Les Réseaux de Neurones | © Rachid Ladjaj |
Pourquoi les réseaux de neurones?
Capter une image, la numériser,
la segmenter en éléments de contours, détecter
un objet mobile, le reconnaître quelle que soit sa position
et estimer sa profondeur. Capter le son d'une voix au milieu d'un
brouhaha et du bruit ambiant et reconnaître les mots qui
sont prononcés. Capter et analyser les deux cents signaux
issus d'un processus industriel et en déduire si tout est
conforme ou si une avarie se prépare : voici quelques problèmes
pourtant courants dans les sciences de l'informatique mais dont
les solutions, encore incomplètes, impliquent de multiples
efforts de recherche dans la communauté scientifique.

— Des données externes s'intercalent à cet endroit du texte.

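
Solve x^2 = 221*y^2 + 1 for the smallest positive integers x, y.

First expand sqrt(221) as a continued fraction. With x_i = (sqrt(221) + m_i)/d_i and (m_0, d_0) = (0, 1): a_0 = floor(sqrt(221)) = 14, since 14^2 = 196 <= 221 < 225 = 15^2.
Iterate m_{i+1} = d_i*a_i - m_i, d_{i+1} = (221 - m_{i+1}^2)/d_i, a_{i+1} = floor((a_0 + m_{i+1})/d_{i+1}):
  m_1 = 1*14 - 0 = 14, d_1 = (221 - 14^2)/1 = 25/1 = 25, a_1 = floor((14 + 14)/25) = 1.
  m_2 = 25*1 - 14 = 11, d_2 = (221 - 11^2)/25 = 100/25 = 4, a_2 = floor((14 + 11)/4) = 6.
  m_3 = 4*6 - 11 = 13, d_3 = (221 - 13^2)/4 = 52/4 = 13, a_3 = floor((14 + 13)/13) = 2.
  m_4 = 13*2 - 13 = 13, d_4 = (221 - 13^2)/13 = 52/13 = 4, a_4 = floor((14 + 13)/4) = 6.
  m_5 = 4*6 - 13 = 11, d_5 = (221 - 11^2)/4 = 100/4 = 25, a_5 = floor((14 + 11)/25) = 1.
  m_6 = 25*1 - 11 = 14, d_6 = (221 - 14^2)/25 = 25/25 = 1, a_6 = floor((14 + 14)/1) = 28.
  m_7 = 1*28 - 14 = 14, d_7 = (221 - 14^2)/1 = 25/1 = 25: (m_7, d_7) = (m_1, d_1) = (14, 25), so from here the quotients repeat a_1, ..., a_6; the period length is 6.
So sqrt(221) = [14; (1, 6, 2, 6, 1, 28)] with period length k = 6.
k is even, so the fundamental solution of x^2 - 221y^2 = 1 is (p_{k-1}, q_{k-1}) = (p_5, q_5); compute convergents through index 5.
Convergents (p_i = a_i*p_{i-1} + p_{i-2}, q_i = a_i*q_{i-1} + q_{i-2} with p_{-2}=0, p_{-1}=1, q_{-2}=1, q_{-1}=0):
  i=0: a_0=14, p_0 = 14*1 + 0 = 14, q_0 = 14*0 + 1 = 1.
  i=1: a_1=1, p_1 = 1*14 + 1 = 15, q_1 = 1*1 + 0 = 1.
  i=2: a_2=6, p_2 = 6*15 + 14 = 104, q_2 = 6*1 + 1 = 7.
  i=3: a_3=2, p_3 = 2*104 + 15 = 223, q_3 = 2*7 + 1 = 15.
  i=4: a_4=6, p_4 = 6*223 + 104 = 1442, q_4 = 6*15 + 7 = 97.
  i=5: a_5=1, p_5 = 1*1442 + 223 = 1665, q_5 = 1*97 + 15 = 112.
Check: 1665^2 - 221*112^2 = 2772225 - 2772224 = 1, so (x, y) = (1665, 112) solves the equation, and by the theorem it is the least positive solution.

(x, y) = (1665, 112)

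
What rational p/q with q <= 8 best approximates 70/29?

12/5

Expand x = 70/29 as a continued fraction with the Euclidean algorithm:
  70 = 2*29 + 12, so a_0 = 2.
  29 = 2*12 + 5, so a_1 = 2.
  12 = 2*5 + 2, so a_2 = 2.
  5 = 2*2 + 1, so a_3 = 2.
  2 = 2*1 + 0, so a_4 = 2.
so x = [2; 2, 2, 2, 2].
Convergents (p_i = a_i*p_{i-1} + p_{i-2}, q_i = a_i*q_{i-1} + q_{i-2} with p_{-2}=0, p_{-1}=1, q_{-2}=1, q_{-1}=0), until the denominator exceeds 8:
  i=0: a_0=2, p_0 = 2*1 + 0 = 2, q_0 = 2*0 + 1 = 1.
  i=1: a_1=2, p_1 = 2*2 + 1 = 5, q_1 = 2*1 + 0 = 2.
  i=2: a_2=2, p_2 = 2*5 + 2 = 12, q_2 = 2*2 + 1 = 5.
  i=3: a_3=2, p_3 = 2*12 + 5 = 29, q_3 = 2*5 + 2 = 12.
q_3 = 12 > 8, so the last convergent with denominator <= 8 is p_2/q_2 = 12/5.
The closest fraction with denominator <= 8 is either p_2/q_2 or the intermediate fraction (k*p_2 + p_1)/(k*q_2 + q_1) with the largest k >= 1 whose denominator stays <= 8; these approach x as k grows, and every other convergent or intermediate fraction in range is farther away.
Largest k: floor((8 - q_1)/q_2) = floor((8 - 2)/5) = 1.
That gives (1*12 + 5)/(1*5 + 2) = 17/7.
Compare the errors: |x - 12/5| = |70*5 - 12*29|/(29*5) = 2/145, and |x - 17/7| = |70*7 - 17*29|/(29*7) = 3/203.
Cross-multiplying, 2*203 = 406 < 435 = 3*145, so 2/145 is smaller: the convergent 12/5 is closer to x than 17/7.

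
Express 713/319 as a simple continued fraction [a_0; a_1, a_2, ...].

Run the Euclidean algorithm on 713 and 319; the successive quotients are the partial quotients a_0, a_1, ... (each step inverts the fractional part left over by the previous one):
  713 = 2*319 + 75, so a_0 = 2.
  319 = 4*75 + 19, so a_1 = 4.
  75 = 3*19 + 18, so a_2 = 3.
  19 = 1*18 + 1, so a_3 = 1.
  18 = 18*1 + 0, so a_4 = 18.
The remainder reaches 0 after 5 divisions, so the expansion has 5 partial quotients, read off in order.

[2; 4, 3, 1, 18]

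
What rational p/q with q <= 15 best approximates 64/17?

49/13

Expand x = 64/17 as a continued fraction with the Euclidean algorithm:
  64 = 3*17 + 13, so a_0 = 3.
  17 = 1*13 + 4, so a_1 = 1.
  13 = 3*4 + 1, so a_2 = 3.
  4 = 4*1 + 0, so a_3 = 4.
so x = [3; 1, 3, 4].
Convergents (p_i = a_i*p_{i-1} + p_{i-2}, q_i = a_i*q_{i-1} + q_{i-2} with p_{-2}=0, p_{-1}=1, q_{-2}=1, q_{-1}=0), until the denominator exceeds 15:
  i=0: a_0=3, p_0 = 3*1 + 0 = 3, q_0 = 3*0 + 1 = 1.
  i=1: a_1=1, p_1 = 1*3 + 1 = 4, q_1 = 1*1 + 0 = 1.
  i=2: a_2=3, p_2 = 3*4 + 3 = 15, q_2 = 3*1 + 1 = 4.
  i=3: a_3=4, p_3 = 4*15 + 4 = 64, q_3 = 4*4 + 1 = 17.
q_3 = 17 > 15, so the last convergent with denominator <= 15 is p_2/q_2 = 15/4.
The closest fraction with denominator <= 15 is either p_2/q_2 or the intermediate fraction (k*p_2 + p_1)/(k*q_2 + q_1) with the largest k >= 1 whose denominator stays <= 15; these approach x as k grows, and every other convergent or intermediate fraction in range is farther away.
Largest k: floor((15 - q_1)/q_2) = floor((15 - 1)/4) = 3.
That gives (3*15 + 4)/(3*4 + 1) = 49/13.
Compare the errors: |x - 15/4| = |64*4 - 15*17|/(17*4) = 1/68, and |x - 49/13| = |64*13 - 49*17|/(17*13) = 1/221.
Cross-multiplying, 1*68 = 68 < 221 = 1*221, so 1/221 is smaller: the intermediate fraction 49/13 is closer to x than 15/4.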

Malgré la constante augmentation
de puissance des calculateurs, malgré les approches théoriques
de plus en plus sophistiquées, un certain nombre de tâches
résistent encore aux algorithmes et aux méthodes
classiques de traitement des signaux et des données. Ces
tâches relèvent typiquement du traitement, en temps
réel, de très grands flots de données souvent
multidimensionnelles et arrivant à des cadences élevées.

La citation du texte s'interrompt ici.